The bill would also require the city to give a homeless person 15 days notice before requiring them to leave a camp, the newspaper said. Authorities would be required to store any displaced person’s property for 60 days as well as refer them to nonprofit organizations that could provide services and transitional housing.

“It is much more cost-effective to provide support services and assistance to those experiencing homelessness in our city than to arrest them,” Indianapolis councilman LeRoy Robinson said. “Sadly, our city had chosen the latter.” Robinson is the sponsor of the legislation in the city council.

Activists are pushing for similar protections in other cities, including Washington, D.C.; Madison, Wisconsin; and Duluth, Minnesota. The laws would guarantee the rights of the homeless to carry out basic human functions such as sitting, standing, eating and sleeping in public areas. Duluth’s city council has passed a measure identifying the need for such a bill, and advocates are working on a bill in for the city of Madison, according to Michael Stoops, director of community organization for the National Coalition for the Homeless.

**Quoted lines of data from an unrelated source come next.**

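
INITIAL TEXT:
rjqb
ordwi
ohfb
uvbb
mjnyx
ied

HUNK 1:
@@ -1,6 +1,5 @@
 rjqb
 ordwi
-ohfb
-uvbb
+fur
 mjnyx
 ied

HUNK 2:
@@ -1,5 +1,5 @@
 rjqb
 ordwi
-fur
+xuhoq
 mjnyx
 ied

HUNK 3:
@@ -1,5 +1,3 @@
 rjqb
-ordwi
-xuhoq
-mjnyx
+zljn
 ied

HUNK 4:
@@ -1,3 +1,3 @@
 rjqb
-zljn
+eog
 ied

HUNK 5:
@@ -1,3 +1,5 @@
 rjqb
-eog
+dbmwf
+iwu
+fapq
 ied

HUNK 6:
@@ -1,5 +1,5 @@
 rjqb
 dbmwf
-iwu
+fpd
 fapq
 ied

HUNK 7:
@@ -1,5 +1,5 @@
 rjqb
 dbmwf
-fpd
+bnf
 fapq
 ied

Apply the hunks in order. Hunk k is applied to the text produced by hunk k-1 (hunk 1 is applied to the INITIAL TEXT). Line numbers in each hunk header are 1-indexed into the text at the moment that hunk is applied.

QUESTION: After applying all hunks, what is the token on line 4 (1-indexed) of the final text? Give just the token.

Hunk 1: at line 1 remove [ohfb,uvbb] add [fur] -> 5 lines: rjqb ordwi fur mjnyx ied
Hunk 2: at line 1 remove [fur] add [xuhoq] -> 5 lines: rjqb ordwi xuhoq mjnyx ied
Hunk 3: at line 1 remove [ordwi,xuhoq,mjnyx] add [zljn] -> 3 lines: rjqb zljn ied
Hunk 4: at line 1 remove [zljn] add [eog] -> 3 lines: rjqb eog ied
Hunk 5: at line 1 remove [eog] add [dbmwf,iwu,fapq] -> 5 lines: rjqb dbmwf iwu fapq ied
Hunk 6: at line 1 remove [iwu] add [fpd] -> 5 lines: rjqb dbmwf fpd fapq ied
Hunk 7: at line 1 remove [fpd] add [bnf] -> 5 lines: rjqb dbmwf bnf fapq ied
Final line 4: fapq

Answer: fapq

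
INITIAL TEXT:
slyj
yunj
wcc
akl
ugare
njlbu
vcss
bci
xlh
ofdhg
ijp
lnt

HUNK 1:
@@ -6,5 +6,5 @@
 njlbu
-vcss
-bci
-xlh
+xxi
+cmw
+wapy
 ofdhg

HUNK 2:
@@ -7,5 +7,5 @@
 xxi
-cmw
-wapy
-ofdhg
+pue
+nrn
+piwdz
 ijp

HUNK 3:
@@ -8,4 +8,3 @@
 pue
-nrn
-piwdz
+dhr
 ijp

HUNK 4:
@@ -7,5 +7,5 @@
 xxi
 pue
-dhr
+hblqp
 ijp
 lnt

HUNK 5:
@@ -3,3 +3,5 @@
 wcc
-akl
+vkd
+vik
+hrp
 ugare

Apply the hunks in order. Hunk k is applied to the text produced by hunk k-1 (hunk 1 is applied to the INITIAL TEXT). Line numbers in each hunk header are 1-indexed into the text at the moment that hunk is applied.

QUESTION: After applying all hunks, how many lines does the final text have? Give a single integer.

Hunk 1: at line 6 remove [vcss,bci,xlh] add [xxi,cmw,wapy] -> 12 lines: slyj yunj wcc akl ugare njlbu xxi cmw wapy ofdhg ijp lnt
Hunk 2: at line 7 remove [cmw,wapy,ofdhg] add [pue,nrn,piwdz] -> 12 lines: slyj yunj wcc akl ugare njlbu xxi pue nrn piwdz ijp lnt
Hunk 3: at line 8 remove [nrn,piwdz] add [dhr] -> 11 lines: slyj yunj wcc akl ugare njlbu xxi pue dhr ijp lnt
Hunk 4: at line 7 remove [dhr] add [hblqp] -> 11 lines: slyj yunj wcc akl ugare njlbu xxi pue hblqp ijp lnt
Hunk 5: at line 3 remove [akl] add [vkd,vik,hrp] -> 13 lines: slyj yunj wcc vkd vik hrp ugare njlbu xxi pue hblqp ijp lnt
Final line count: 13

Answer: 13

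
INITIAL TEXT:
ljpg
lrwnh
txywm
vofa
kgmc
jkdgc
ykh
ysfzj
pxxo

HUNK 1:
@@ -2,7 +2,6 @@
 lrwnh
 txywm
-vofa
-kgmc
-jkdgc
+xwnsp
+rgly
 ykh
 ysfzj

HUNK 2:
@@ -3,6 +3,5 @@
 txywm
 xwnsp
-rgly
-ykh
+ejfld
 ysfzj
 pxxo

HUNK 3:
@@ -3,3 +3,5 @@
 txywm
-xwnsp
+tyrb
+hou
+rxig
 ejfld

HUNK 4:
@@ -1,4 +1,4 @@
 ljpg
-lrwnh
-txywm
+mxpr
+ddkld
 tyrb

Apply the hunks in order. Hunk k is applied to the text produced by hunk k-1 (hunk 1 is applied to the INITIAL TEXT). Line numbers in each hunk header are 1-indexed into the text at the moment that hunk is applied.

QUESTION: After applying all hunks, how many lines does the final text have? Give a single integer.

Answer: 9

Derivation:
Hunk 1: at line 2 remove [vofa,kgmc,jkdgc] add [xwnsp,rgly] -> 8 lines: ljpg lrwnh txywm xwnsp rgly ykh ysfzj pxxo
Hunk 2: at line 3 remove [rgly,ykh] add [ejfld] -> 7 lines: ljpg lrwnh txywm xwnsp ejfld ysfzj pxxo
Hunk 3: at line 3 remove [xwnsp] add [tyrb,hou,rxig] -> 9 lines: ljpg lrwnh txywm tyrb hou rxig ejfld ysfzj pxxo
Hunk 4: at line 1 remove [lrwnh,txywm] add [mxpr,ddkld] -> 9 lines: ljpg mxpr ddkld tyrb hou rxig ejfld ysfzj pxxo
Final line count: 9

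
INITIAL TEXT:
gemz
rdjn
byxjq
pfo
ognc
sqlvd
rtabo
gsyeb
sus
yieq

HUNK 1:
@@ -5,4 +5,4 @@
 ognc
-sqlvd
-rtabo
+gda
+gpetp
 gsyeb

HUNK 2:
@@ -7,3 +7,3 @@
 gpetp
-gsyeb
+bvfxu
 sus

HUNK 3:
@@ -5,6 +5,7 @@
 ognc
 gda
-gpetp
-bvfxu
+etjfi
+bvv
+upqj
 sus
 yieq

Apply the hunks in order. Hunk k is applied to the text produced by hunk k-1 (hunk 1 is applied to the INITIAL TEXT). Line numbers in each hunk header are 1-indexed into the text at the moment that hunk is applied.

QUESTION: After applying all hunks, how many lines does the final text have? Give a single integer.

Answer: 11

Derivation:
Hunk 1: at line 5 remove [sqlvd,rtabo] add [gda,gpetp] -> 10 lines: gemz rdjn byxjq pfo ognc gda gpetp gsyeb sus yieq
Hunk 2: at line 7 remove [gsyeb] add [bvfxu] -> 10 lines: gemz rdjn byxjq pfo ognc gda gpetp bvfxu sus yieq
Hunk 3: at line 5 remove [gpetp,bvfxu] add [etjfi,bvv,upqj] -> 11 lines: gemz rdjn byxjq pfo ognc gda etjfi bvv upqj sus yieq
Final line count: 11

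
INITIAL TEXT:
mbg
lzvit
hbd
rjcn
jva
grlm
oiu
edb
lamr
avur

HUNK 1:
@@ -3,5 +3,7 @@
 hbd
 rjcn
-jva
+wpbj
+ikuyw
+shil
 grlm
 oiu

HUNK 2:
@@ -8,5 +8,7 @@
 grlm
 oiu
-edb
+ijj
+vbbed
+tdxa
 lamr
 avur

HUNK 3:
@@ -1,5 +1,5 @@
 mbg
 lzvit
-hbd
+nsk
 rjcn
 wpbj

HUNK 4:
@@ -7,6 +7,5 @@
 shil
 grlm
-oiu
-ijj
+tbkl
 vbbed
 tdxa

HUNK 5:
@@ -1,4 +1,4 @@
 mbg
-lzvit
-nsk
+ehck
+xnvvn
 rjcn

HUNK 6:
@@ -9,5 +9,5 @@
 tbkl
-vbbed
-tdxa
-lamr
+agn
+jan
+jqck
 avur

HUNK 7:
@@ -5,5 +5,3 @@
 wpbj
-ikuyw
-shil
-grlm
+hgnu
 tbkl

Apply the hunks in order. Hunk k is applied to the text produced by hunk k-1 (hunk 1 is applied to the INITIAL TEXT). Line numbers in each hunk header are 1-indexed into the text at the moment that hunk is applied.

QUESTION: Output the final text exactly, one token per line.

Answer: mbg
ehck
xnvvn
rjcn
wpbj
hgnu
tbkl
agn
jan
jqck
avur

Derivation:
Hunk 1: at line 3 remove [jva] add [wpbj,ikuyw,shil] -> 12 lines: mbg lzvit hbd rjcn wpbj ikuyw shil grlm oiu edb lamr avur
Hunk 2: at line 8 remove [edb] add [ijj,vbbed,tdxa] -> 14 lines: mbg lzvit hbd rjcn wpbj ikuyw shil grlm oiu ijj vbbed tdxa lamr avur
Hunk 3: at line 1 remove [hbd] add [nsk] -> 14 lines: mbg lzvit nsk rjcn wpbj ikuyw shil grlm oiu ijj vbbed tdxa lamr avur
Hunk 4: at line 7 remove [oiu,ijj] add [tbkl] -> 13 lines: mbg lzvit nsk rjcn wpbj ikuyw shil grlm tbkl vbbed tdxa lamr avur
Hunk 5: at line 1 remove [lzvit,nsk] add [ehck,xnvvn] -> 13 lines: mbg ehck xnvvn rjcn wpbj ikuyw shil grlm tbkl vbbed tdxa lamr avur
Hunk 6: at line 9 remove [vbbed,tdxa,lamr] add [agn,jan,jqck] -> 13 lines: mbg ehck xnvvn rjcn wpbj ikuyw shil grlm tbkl agn jan jqck avur
Hunk 7: at line 5 remove [ikuyw,shil,grlm] add [hgnu] -> 11 lines: mbg ehck xnvvn rjcn wpbj hgnu tbkl agn jan jqck avur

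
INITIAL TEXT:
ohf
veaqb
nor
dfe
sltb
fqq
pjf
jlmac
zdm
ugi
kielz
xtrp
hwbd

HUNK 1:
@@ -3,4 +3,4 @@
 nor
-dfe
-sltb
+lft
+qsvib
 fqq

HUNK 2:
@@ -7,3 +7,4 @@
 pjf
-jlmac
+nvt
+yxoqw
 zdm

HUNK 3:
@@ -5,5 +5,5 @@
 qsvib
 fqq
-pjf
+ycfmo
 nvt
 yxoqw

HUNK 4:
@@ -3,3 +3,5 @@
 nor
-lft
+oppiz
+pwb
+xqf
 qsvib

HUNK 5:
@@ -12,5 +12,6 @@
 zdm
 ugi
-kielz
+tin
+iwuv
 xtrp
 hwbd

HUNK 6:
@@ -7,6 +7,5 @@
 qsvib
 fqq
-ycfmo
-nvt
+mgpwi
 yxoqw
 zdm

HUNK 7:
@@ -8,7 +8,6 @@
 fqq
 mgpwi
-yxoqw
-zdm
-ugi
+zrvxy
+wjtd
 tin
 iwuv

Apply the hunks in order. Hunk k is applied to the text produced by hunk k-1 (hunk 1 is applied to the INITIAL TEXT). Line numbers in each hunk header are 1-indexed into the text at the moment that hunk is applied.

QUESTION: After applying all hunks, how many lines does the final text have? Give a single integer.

Hunk 1: at line 3 remove [dfe,sltb] add [lft,qsvib] -> 13 lines: ohf veaqb nor lft qsvib fqq pjf jlmac zdm ugi kielz xtrp hwbd
Hunk 2: at line 7 remove [jlmac] add [nvt,yxoqw] -> 14 lines: ohf veaqb nor lft qsvib fqq pjf nvt yxoqw zdm ugi kielz xtrp hwbd
Hunk 3: at line 5 remove [pjf] add [ycfmo] -> 14 lines: ohf veaqb nor lft qsvib fqq ycfmo nvt yxoqw zdm ugi kielz xtrp hwbd
Hunk 4: at line 3 remove [lft] add [oppiz,pwb,xqf] -> 16 lines: ohf veaqb nor oppiz pwb xqf qsvib fqq ycfmo nvt yxoqw zdm ugi kielz xtrp hwbd
Hunk 5: at line 12 remove [kielz] add [tin,iwuv] -> 17 lines: ohf veaqb nor oppiz pwb xqf qsvib fqq ycfmo nvt yxoqw zdm ugi tin iwuv xtrp hwbd
Hunk 6: at line 7 remove [ycfmo,nvt] add [mgpwi] -> 16 lines: ohf veaqb nor oppiz pwb xqf qsvib fqq mgpwi yxoqw zdm ugi tin iwuv xtrp hwbd
Hunk 7: at line 8 remove [yxoqw,zdm,ugi] add [zrvxy,wjtd] -> 15 lines: ohf veaqb nor oppiz pwb xqf qsvib fqq mgpwi zrvxy wjtd tin iwuv xtrp hwbd
Final line count: 15

Answer: 15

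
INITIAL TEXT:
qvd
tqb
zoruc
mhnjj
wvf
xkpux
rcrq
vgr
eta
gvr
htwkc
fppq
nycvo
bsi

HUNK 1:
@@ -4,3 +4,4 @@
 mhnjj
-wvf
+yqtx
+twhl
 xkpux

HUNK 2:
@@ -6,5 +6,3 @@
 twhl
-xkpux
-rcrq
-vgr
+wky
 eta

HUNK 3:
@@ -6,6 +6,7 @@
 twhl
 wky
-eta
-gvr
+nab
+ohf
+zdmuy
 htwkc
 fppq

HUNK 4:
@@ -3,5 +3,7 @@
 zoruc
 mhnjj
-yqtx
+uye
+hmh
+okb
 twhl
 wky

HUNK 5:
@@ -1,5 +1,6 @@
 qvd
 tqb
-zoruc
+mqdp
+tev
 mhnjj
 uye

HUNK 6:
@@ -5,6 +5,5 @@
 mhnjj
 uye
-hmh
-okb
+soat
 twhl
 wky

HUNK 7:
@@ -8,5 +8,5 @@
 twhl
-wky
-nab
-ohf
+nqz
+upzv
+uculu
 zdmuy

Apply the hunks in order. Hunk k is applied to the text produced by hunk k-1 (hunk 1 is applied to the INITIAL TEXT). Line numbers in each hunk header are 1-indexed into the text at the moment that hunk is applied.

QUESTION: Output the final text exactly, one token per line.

Hunk 1: at line 4 remove [wvf] add [yqtx,twhl] -> 15 lines: qvd tqb zoruc mhnjj yqtx twhl xkpux rcrq vgr eta gvr htwkc fppq nycvo bsi
Hunk 2: at line 6 remove [xkpux,rcrq,vgr] add [wky] -> 13 lines: qvd tqb zoruc mhnjj yqtx twhl wky eta gvr htwkc fppq nycvo bsi
Hunk 3: at line 6 remove [eta,gvr] add [nab,ohf,zdmuy] -> 14 lines: qvd tqb zoruc mhnjj yqtx twhl wky nab ohf zdmuy htwkc fppq nycvo bsi
Hunk 4: at line 3 remove [yqtx] add [uye,hmh,okb] -> 16 lines: qvd tqb zoruc mhnjj uye hmh okb twhl wky nab ohf zdmuy htwkc fppq nycvo bsi
Hunk 5: at line 1 remove [zoruc] add [mqdp,tev] -> 17 lines: qvd tqb mqdp tev mhnjj uye hmh okb twhl wky nab ohf zdmuy htwkc fppq nycvo bsi
Hunk 6: at line 5 remove [hmh,okb] add [soat] -> 16 lines: qvd tqb mqdp tev mhnjj uye soat twhl wky nab ohf zdmuy htwkc fppq nycvo bsi
Hunk 7: at line 8 remove [wky,nab,ohf] add [nqz,upzv,uculu] -> 16 lines: qvd tqb mqdp tev mhnjj uye soat twhl nqz upzv uculu zdmuy htwkc fppq nycvo bsi

Answer: qvd
tqb
mqdp
tev
mhnjj
uye
soat
twhl
nqz
upzv
uculu
zdmuy
htwkc
fppq
nycvo
bsi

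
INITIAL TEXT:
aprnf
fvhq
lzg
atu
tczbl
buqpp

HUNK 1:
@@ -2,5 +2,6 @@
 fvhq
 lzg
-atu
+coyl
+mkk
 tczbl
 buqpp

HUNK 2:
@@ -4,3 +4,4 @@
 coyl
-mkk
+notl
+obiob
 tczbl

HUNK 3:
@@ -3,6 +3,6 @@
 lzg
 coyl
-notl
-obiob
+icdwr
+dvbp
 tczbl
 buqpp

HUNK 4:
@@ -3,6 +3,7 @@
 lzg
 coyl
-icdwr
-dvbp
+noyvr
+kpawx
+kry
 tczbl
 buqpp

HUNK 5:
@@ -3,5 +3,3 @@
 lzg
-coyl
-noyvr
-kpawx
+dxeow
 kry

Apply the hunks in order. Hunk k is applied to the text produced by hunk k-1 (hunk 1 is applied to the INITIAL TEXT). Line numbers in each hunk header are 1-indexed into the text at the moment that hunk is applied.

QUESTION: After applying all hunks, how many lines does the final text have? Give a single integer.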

Legislation to add homelessness to Washington, D.C.’s anti-discrimination law may be introduced this spring, Stoops added.

The campaign comes amid a rise in the nationwide homeless population, and in laws targeting them, since the 2008 recession. Advocates say these laws are aimed at removing those deemed undesirable from public spaces, and that they subject homeless people to police harassment or arrest for carrying out activities that everyone must do — but only some have to do in public areas.